GEUS-Glaciology-and-Climate/pypromice

Merging of the station records at each site including historical stations

Closed this issue · 1 comments

In a level_4 folder, having one merged record for each site, combining historical, v2 and v3 stations as well as moved stations (e.g. THU_U replaced by THU_U2). Ongoing implementation in https://github.com/GEUS-Glaciology-and-Climate/pypromice/blob/join_l4/src/pypromice/process/join_l4.py with some updates in other files (main...join_l4).

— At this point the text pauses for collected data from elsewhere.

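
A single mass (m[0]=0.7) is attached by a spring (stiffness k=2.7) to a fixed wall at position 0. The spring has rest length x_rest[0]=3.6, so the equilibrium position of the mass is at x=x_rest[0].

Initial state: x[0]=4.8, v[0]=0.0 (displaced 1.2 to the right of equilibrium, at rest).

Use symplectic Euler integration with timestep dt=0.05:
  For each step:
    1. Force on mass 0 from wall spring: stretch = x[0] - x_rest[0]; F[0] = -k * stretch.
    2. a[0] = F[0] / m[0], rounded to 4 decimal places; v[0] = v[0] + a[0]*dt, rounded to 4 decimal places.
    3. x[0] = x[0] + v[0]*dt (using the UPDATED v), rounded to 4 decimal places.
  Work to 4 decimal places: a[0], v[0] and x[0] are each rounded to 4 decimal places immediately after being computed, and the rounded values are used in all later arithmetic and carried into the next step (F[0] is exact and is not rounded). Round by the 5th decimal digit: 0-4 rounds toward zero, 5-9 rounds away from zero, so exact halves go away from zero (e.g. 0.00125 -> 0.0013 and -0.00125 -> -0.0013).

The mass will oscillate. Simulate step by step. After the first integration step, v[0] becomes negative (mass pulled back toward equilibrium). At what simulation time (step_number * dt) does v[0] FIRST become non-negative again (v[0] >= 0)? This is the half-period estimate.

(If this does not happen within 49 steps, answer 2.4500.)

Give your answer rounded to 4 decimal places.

Answer: 1.6000

Derivation:
Step 0: x=[4.8000] v=[0.0000]
Step 1: x=[4.7884] v=[-0.2314]
Step 2: x=[4.7654] v=[-0.4606]
Step 3: x=[4.7311] v=[-0.6854]
Step 4: x=[4.6859] v=[-0.9035]
Step 5: x=[4.6303] v=[-1.1129]
Step 6: x=[4.5647] v=[-1.3116]
Step 7: x=[4.4898] v=[-1.4977]
Step 8: x=[4.4063] v=[-1.6693]
Step 9: x=[4.3151] v=[-1.8248]
Step 10: x=[4.2170] v=[-1.9627]
Step 11: x=[4.1129] v=[-2.0817]
Step 12: x=[4.0039] v=[-2.1806]
Step 13: x=[3.8910] v=[-2.2585]
Step 14: x=[3.7753] v=[-2.3146]
Step 15: x=[3.6579] v=[-2.3484]
Step 16: x=[3.5399] v=[-2.3596]
Step 17: x=[3.4225] v=[-2.3480]
Step 18: x=[3.3068] v=[-2.3138]
Step 19: x=[3.1939] v=[-2.2573]
Step 20: x=[3.0850] v=[-2.1790]
Step 21: x=[2.9810] v=[-2.0797]
Step 22: x=[2.8830] v=[-1.9603]
Step 23: x=[2.7919] v=[-1.8220]
Step 24: x=[2.7086] v=[-1.6662]
Step 25: x=[2.6339] v=[-1.4943]
Step 26: x=[2.5685] v=[-1.3080]
Step 27: x=[2.5130] v=[-1.1091]
Step 28: x=[2.4680] v=[-0.8995]
Step 29: x=[2.4339] v=[-0.6812]
Step 30: x=[2.4111] v=[-0.4563]
Step 31: x=[2.3998] v=[-0.2270]
Step 32: x=[2.4000] v=[0.0045]
First v>=0 after going negative at step 32, time=1.6000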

It uses is a list of the latest stations (as keys) and old stations in reverse chronological order:

old_name = {
'CEN2': ['CEN1', 'GITS'],
'CP1': ['CrawfordPoint1'],
'DY2': ['DYE-2'],
'JAR': ['JAR1'],
'HUM': ['Humboldt'],
'NAU': ['NASA-U'],
'NAE': ['NASA-E'],
'NEM': ['NEEM'],
'NSE': ['NASA-SE'],
'EGP': ['EastGRIP'],
'SDL': ['Saddle'],
'SDM': ['SouthDome'],
'SWC': ['SwissCamp', 'SwissCamp10m'],
'TUN': ['Tunu-N'],
'QAS_Uv3': ['QAS_U'],
'QAS_Mv3': ['QAS_M'],
'QAS_Lv3': ['QAS_L'],
'KAN_Lv3': ['KAN_L'],
'KPC_Uv3': ['KPC_U'],
'KPC_Lv3': ['KPC_L'],
'NUK_Uv3': ['NUK_U'],
'THU_U2': ['THU_U'],
}

At the moment join_l4 is called on the same list of stations as join_l3, meaning sites for which new transmission, new raw files or new flags have recently been added:
https://github.com/GEUS-Glaciology-and-Climate/aws-operational-processing/blob/b0d52ecf9427b204460f21f110ef0e049d0c49c4/l3_processor.sh#L173-L185

If a station is listed in old_name .values() (names in brackets in old_name ) then it is not processed by join_l4 (because appended to another AWS data). If a station is not in old_name.keys() then there's no historical data that needs to be appended and it is copied, as-is to the level_4 folder.

For the historical GC-Net stations, the aliases for variables are defined in an external file src/pypromice/process/variable_aliases_GC-Net.csv also defined as package data.

The merging is done by time slices:

ds1 = xr.concat((ds2.sel(
time=slice(ds2.time.isel(time=0),
ds1.time.isel(time=0))
), ds1), dim='time')

where ds1 is the current AWS data and ds2 is the historical AWS data being appended before the start of ds1.
Gap-filling during the overlapping period is currently not implemented.

The result are files of identical format and same variables as the level_3 files.

Instead of stid there is now a site_id and list_station_id attributes defined as:

site_id = n1.replace('v3','').replace('CEN2','CEN')
for l in [l3_h, l3_d, l3_m]:
l.attrs['site_id'] = site_id
l.attrs['station_id'] = site_id
if n1 in old_name.keys():
l.attrs['list_station_id'] = '('+n1+', '+', '.join(old_name[n1])+')'
else:
l.attrs['list_station_id'] = '('+n1+')'

meaning that we drop the the v3 and the 2 in CEN2 (and potentially other stations)

Right now, because of the parallel call to join_l4, join_l4 cannot know that it needs to re-append a given site (e.g. CEN) if the older station data (e.g. CEN1) is updated but not the latest station (e.g. CEN2).